SÖZLÜ KÜLTÜR-YAZILI KÜLTÜR (Gonca Gökalp Alpaslan)
SÖZLÜ KÜLTÜR
- Ritüelin bir parçasıdır, ondan kaynaklanır.
- Önce sözlü kültür doğmuştur.
- Doğaldır.
- Sözlüdür.
- Yazarı yoktur, anonimdir.
- Metinsizdir.
- Ağızdan ağıza aktarılır, sözlü ezbere dayalıdır.
- Değişebilir, çeşitlenebilir, sürekli akış ve dolaşım halindedir.
- Toplumsal belleğe dayalıdır.
- İki eyleyeni vardır: İcracı ve dinleyici
- İcracı ve dinleyici arasında canlı iletişim vardır.
- Dinleyicinin duygusal olarak olayla ve kahramanla özdeşleşmesi (mimesis) esastır: hazzı yaratan budur.
- Üreten yalnız değildir.
- Eleştirme, yeniden okuma vs. gibi amaçlarla anlatının başına geri dönmek mümkün değildir.
- Sese dayalıdır.
- Beden dili devreye girer.
- Bireyleri bireyleştiricidir; toplumsaldır.

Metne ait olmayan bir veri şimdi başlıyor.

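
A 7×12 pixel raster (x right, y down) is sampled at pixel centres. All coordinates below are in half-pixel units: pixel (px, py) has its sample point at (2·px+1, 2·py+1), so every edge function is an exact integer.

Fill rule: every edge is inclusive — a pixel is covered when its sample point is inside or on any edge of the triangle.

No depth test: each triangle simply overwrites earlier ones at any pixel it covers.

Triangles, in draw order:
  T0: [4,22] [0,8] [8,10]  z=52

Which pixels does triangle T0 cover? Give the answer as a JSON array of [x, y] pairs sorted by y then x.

T0:
  2·area = 104
  edge (4, 22)→(0, 8): d=(-4,-14) inclusive
  edge (0, 8)→(8, 10): d=(8,2) inclusive
  edge (8, 10)→(4, 22): d=(-4,12) inclusive
    (5,0)@(11, 1): e=[182,-78,0] → ·  [on edge]
    (4,3)@(9, 7): e=[130,-26,0] → ·  [on edge]
    (0,4)@(1, 9): e=[10,6,88] → #
    (1,4)@(3, 9): e=[38,2,64] → #
    (2,4)@(5, 9): e=[66,-2,40] → ·
    (0,5)@(1, 11): e=[2,22,80] → #
    (2,5)@(5, 11): e=[58,14,32] → #
    (3,5)@(7, 11): e=[86,10,8] → #
    (4,5)@(9, 11): e=[114,6,-16] → ·
    (0,6)@(1, 13): e=[-6,38,72] → ·
    (1,6)@(3, 13): e=[22,34,48] → #
    (3,6)@(7, 13): e=[78,26,0] → #  [on edge]
    (2,9)@(5, 19): e=[26,78,0] → #  [on edge]
  covered (14 px):
    · · · · · · ·
    · · · · · · ·
    · · · · · · ·
    · · · · · · ·
    # # · · · · ·
    # # # # · · ·
    · # # # · · ·
    · # # · · · ·
    · # # · · · ·
    · · # · · · ·
    · · · · · · ·
    · · · · · · ·

Answer: [[0,4],[1,4],[0,5],[1,5],[2,5],[3,5],[1,6],[2,6],[3,6],[1,7],[2,7],[1,8],[2,8],[2,9]]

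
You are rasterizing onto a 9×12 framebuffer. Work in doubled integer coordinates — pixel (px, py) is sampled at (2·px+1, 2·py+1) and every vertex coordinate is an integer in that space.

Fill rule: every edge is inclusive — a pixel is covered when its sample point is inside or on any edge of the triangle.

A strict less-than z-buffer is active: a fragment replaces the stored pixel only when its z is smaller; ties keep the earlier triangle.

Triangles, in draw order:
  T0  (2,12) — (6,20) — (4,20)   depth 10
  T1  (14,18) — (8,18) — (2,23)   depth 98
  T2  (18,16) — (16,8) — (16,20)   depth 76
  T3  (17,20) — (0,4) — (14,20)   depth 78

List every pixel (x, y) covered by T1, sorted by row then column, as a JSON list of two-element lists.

T0:
  2·area = 16
  edge (2, 12)→(6, 20): d=(4,8) inclusive
  edge (6, 20)→(4, 20): d=(-2,0) inclusive
  edge (4, 20)→(2, 12): d=(-2,-8) inclusive
    (1,7)@(3, 15): e=[4,10,2] → X
    (2,7)@(5, 15): e=[-12,10,18] → .
    (1,8)@(3, 17): e=[12,6,-2] → .
    (2,9)@(5, 19): e=[4,2,10] → X
    (3,9)@(7, 19): e=[-12,2,26] → .
    (2,10)@(5, 21): e=[12,-2,6] → .
  covered (2 px):
    . . . . . . . . .
    . . . . . . . . .
    . . . . . . . . .
    . . . . . . . . .
    . . . . . . . . .
    . . . . . . . . .
    . . . . . . . . .
    . X . . . . . . .
    . . . . . . . . .
    . . X . . . . . .
    . . . . . . . . .
    . . . . . . . . .
T1:
  2·area = 30  (B↔C swapped to make it positive)
  edge (14, 18)→(2, 23): d=(-12,5) inclusive
  edge (2, 23)→(8, 18): d=(6,-5) inclusive
  edge (8, 18)→(14, 18): d=(6,0) inclusive
    (3,9)@(7, 19): e=[23,1,6] → X
    (4,9)@(9, 19): e=[13,11,6] → X
    (5,9)@(11, 19): e=[3,21,6] → X
    (6,9)@(13, 19): e=[-7,31,6] → .
    (2,10)@(5, 21): e=[9,3,18] → X
    (3,10)@(7, 21): e=[-1,13,18] → .
    (4,10)@(9, 21): e=[-11,23,18] → .
    (5,10)@(11, 21): e=[-21,33,18] → .
    (2,11)@(5, 23): e=[-15,15,30] → .
  covered (4 px):
    . . . . . . . . .
    . . . . . . . . .
    . . . . . . . . .
    . . . . . . . . .
    . . . . . . . . .
    . . . . . . . . .
    . . . . . . . . .
    . . . . . . . . .
    . . . . . . . . .
    . . . X X X . . .
    . . X . . . . . .
    . . . . . . . . .
T2:
  2·area = 24  (B↔C swapped to make it positive)
  edge (18, 16)→(16, 20): d=(-2,4) inclusive
  edge (16, 20)→(16, 8): d=(0,-12) inclusive
  edge (16, 8)→(18, 16): d=(2,8) inclusive
    (8,6)@(17, 13): e=[10,12,2] → X
    (8,7)@(17, 15): e=[6,12,6] → X
    (8,8)@(17, 17): e=[2,12,10] → X
    (8,9)@(17, 19): e=[-2,12,14] → .
  covered (3 px):
    . . . . . . . . .
    . . . . . . . . .
    . . . . . . . . .
    . . . . . . . . .
    . . . . . . . . .
    . . . . . . . . .
    . . . . . . . . X
    . . . . . . . . X
    . . . . . . . . X
    . . . . . . . . .
    . . . . . . . . .
    . . . . . . . . .
T3:
  2·area = 48  (B↔C swapped to make it positive)
  edge (17, 20)→(14, 20): d=(-3,0) inclusive
  edge (14, 20)→(0, 4): d=(-14,-16) inclusive
  edge (0, 4)→(17, 20): d=(17,16) inclusive
    (0,2)@(1, 5): e=[45,2,1] → X
    (1,2)@(3, 5): e=[45,34,-31] → .
    (0,3)@(1, 7): e=[39,-26,35] → .
    (1,3)@(3, 7): e=[39,6,3] → X
    (2,3)@(5, 7): e=[39,38,-29] → .
    (1,4)@(3, 9): e=[33,-22,37] → .
    (2,4)@(5, 9): e=[33,10,5] → X
    (3,4)@(7, 9): e=[33,42,-27] → .
    (2,5)@(5, 11): e=[27,-18,39] → .
    (3,5)@(7, 11): e=[27,14,7] → X
    (4,5)@(9, 11): e=[27,46,-25] → .
    (3,6)@(7, 13): e=[21,-14,41] → .
  covered (8 px):
    . . . . . . . . .
    . . . . . . . . .
    X . . . . . . . .
    . X . . . . . . .
    . . X . . . . . .
    . . . X . . . . .
    . . . . X . . . .
    . . . . . X . . .
    . . . . . . X . .
    . . . . . . . X .
    . . . . . . . . .
    . . . . . . . . .

Result: [[3,9],[4,9],[5,9],[2,10]]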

- Kişileri daha az içine kapalı, dış dünyayla ve topluma açık kılar.
- Kalıplıdır.
- Tekrar ve ritm esastır.
- Somut duruma bağlıdır.
- Çözümleme, irdeleme yoktur.
YAZILI KÜLTÜR
- Sözlü kültürden sonra doğmuştur.
- Yapaydır; yazı bir teknolojidir.
- Yazılıdır.
- Belirli bir yazarı vardır.
- Metne bağlıdır.
- Yazı yoluyle aktarılır.
- Okuru değişebilirse de metin değişmez.
- Bireysel belleğe dayalıdır.
- İki eyleyeni vardır: yazar ve okur.
- Yazar ve okur arasında varsayılmış (kurgulanmış) bir iletişim vardır.
- Özdeşleşme kırılır.
- Üreten yalnızdır.
- Anlatının istenen bölümüne istenilen sıktıkta ve yoğunlukta geri dönülebilir.
- Göze dayalıdır.
- Kişileri bireyleştiricidir; içseldir.
- Kişiyi kendi iç dünyasına döndürür.
- Kalıpları yoktur; daha çeşitli ve esnektir.
- Soyuttur.
- Çözümeleme ve irdeleme vardır.
Gonca Gökalp Alpaslan
(XIX. Yüzyıl Yazılı Anlatılarında Sözlü Kültür Etkileri, Kültür Bakanlığı Yayınları, 2002)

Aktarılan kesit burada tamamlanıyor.